「映画の中の地下基地のような通路をくだると」

蘇南高等学校長

2022年06月22日 17:57

 昨日は、年に一度の木曽郡移動校長会でした。小中校の校長が一堂に会し、研修をする機会です。
 今年度は、大桑中学校さんが当番で、明るく元気に学んでいる生徒の皆さんの姿を頼もしく拝見しました。

 校内での会議が終ったあと、地域の学習教材を探究するという目的で、木曽川の水力発電の施設2カ所に巡検に行きました。いずれも関西電力の施設なのですが、普段は公開されていないものですから、とても貴重な学びとなりました。
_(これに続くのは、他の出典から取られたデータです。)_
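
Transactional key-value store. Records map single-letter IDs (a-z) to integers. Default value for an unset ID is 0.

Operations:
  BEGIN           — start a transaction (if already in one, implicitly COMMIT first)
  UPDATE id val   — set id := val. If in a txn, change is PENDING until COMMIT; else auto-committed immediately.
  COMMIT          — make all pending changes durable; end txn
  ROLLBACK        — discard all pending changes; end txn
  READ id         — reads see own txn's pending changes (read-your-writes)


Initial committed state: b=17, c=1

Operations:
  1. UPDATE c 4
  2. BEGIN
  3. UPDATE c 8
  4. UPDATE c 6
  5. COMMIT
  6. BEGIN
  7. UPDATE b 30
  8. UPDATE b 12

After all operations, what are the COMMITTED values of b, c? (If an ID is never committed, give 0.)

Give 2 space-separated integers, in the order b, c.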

 一つ目は、須原発電所資料館。水力発電のしくみが模型とともに説明されているのは、他の資料館と同じなのですが、この資料館ならではの宝物は、大正時代に福沢桃介(福沢諭吉の娘婿)が木曽川水系の発電所を建設した時、エジソン、ロイド・ジョージ(英首相)、クレマンソー(仏首相)、山形有朋といった当時の超有名人のメッセージを集め、建物に彫り込んだことについての資料です。欧米の有名人のメッセージは、その後、建物から除去されて今は見ることが出来ません。戦時統制のためとも老朽化のためとも言われています。しかしこの資料館には、メッセージそのものや、在りし日の建物の写真が保管されています。木曽川の畔の建物に、ヴェルサイユ会議の時代の世界を動かした人々の言葉が並んでいた光景を想像することができました。
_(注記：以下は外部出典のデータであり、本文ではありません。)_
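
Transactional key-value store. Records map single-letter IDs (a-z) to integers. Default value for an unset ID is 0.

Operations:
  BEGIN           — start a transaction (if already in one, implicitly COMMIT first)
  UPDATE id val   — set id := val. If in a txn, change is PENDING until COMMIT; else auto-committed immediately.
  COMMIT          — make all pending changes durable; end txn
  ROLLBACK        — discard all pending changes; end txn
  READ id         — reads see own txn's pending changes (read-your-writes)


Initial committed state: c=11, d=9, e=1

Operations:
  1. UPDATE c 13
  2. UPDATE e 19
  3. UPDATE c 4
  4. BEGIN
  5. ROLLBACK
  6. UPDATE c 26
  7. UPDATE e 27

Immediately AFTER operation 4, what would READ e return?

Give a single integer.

Answer: 19

Derivation:
Initial committed: {c=11, d=9, e=1}
Op 1: UPDATE c=13 (auto-commit; committed c=13)
Op 2: UPDATE e=19 (auto-commit; committed e=19)
Op 3: UPDATE c=4 (auto-commit; committed c=4)
Op 4: BEGIN: in_txn=True, pending={}
After op 4: visible(e) = 19 (pending={}, committed={c=4, d=9, e=19})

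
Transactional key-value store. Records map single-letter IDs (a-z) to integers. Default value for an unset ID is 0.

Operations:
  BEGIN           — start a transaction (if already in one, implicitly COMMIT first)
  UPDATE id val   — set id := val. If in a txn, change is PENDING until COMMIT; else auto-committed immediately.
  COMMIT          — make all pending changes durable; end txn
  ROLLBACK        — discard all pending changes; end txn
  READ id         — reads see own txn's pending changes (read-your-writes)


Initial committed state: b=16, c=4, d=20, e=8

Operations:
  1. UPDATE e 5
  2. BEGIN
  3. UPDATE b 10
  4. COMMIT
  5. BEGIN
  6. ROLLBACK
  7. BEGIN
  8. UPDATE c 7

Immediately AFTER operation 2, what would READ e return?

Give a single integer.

Initial committed: {b=16, c=4, d=20, e=8}
Op 1: UPDATE e=5 (auto-commit; committed e=5)
Op 2: BEGIN: in_txn=True, pending={}
After op 2: visible(e) = 5 (pending={}, committed={b=16, c=4, d=20, e=5})

Answer: 5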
 二つ目は、大桑村の殿地区にある木曽発電所。外観はとても質素な建物で、桃介が一流のデザインで建設した読書発電所(重要文化財)などには遠く及びません。ところが地下に建設された発電所で、マイクロバスごと映画の中の地下基地のような通路をくだると、壮大な発電設備が稼働していたのです。出力も他の発電所とは桁が違いました。さすがにここは桃介の時代からずっとくだった昭和43年(私が2歳だったとき)の建設です。関西地方の電気をつくりだす巨大な発電所が、外観からはまったくわからないように存在していることに、とても驚いたのでした。




 まだ自分の知らない、ふるさとの文化・産業がたくさんあるのだということを再認識した研修会でした。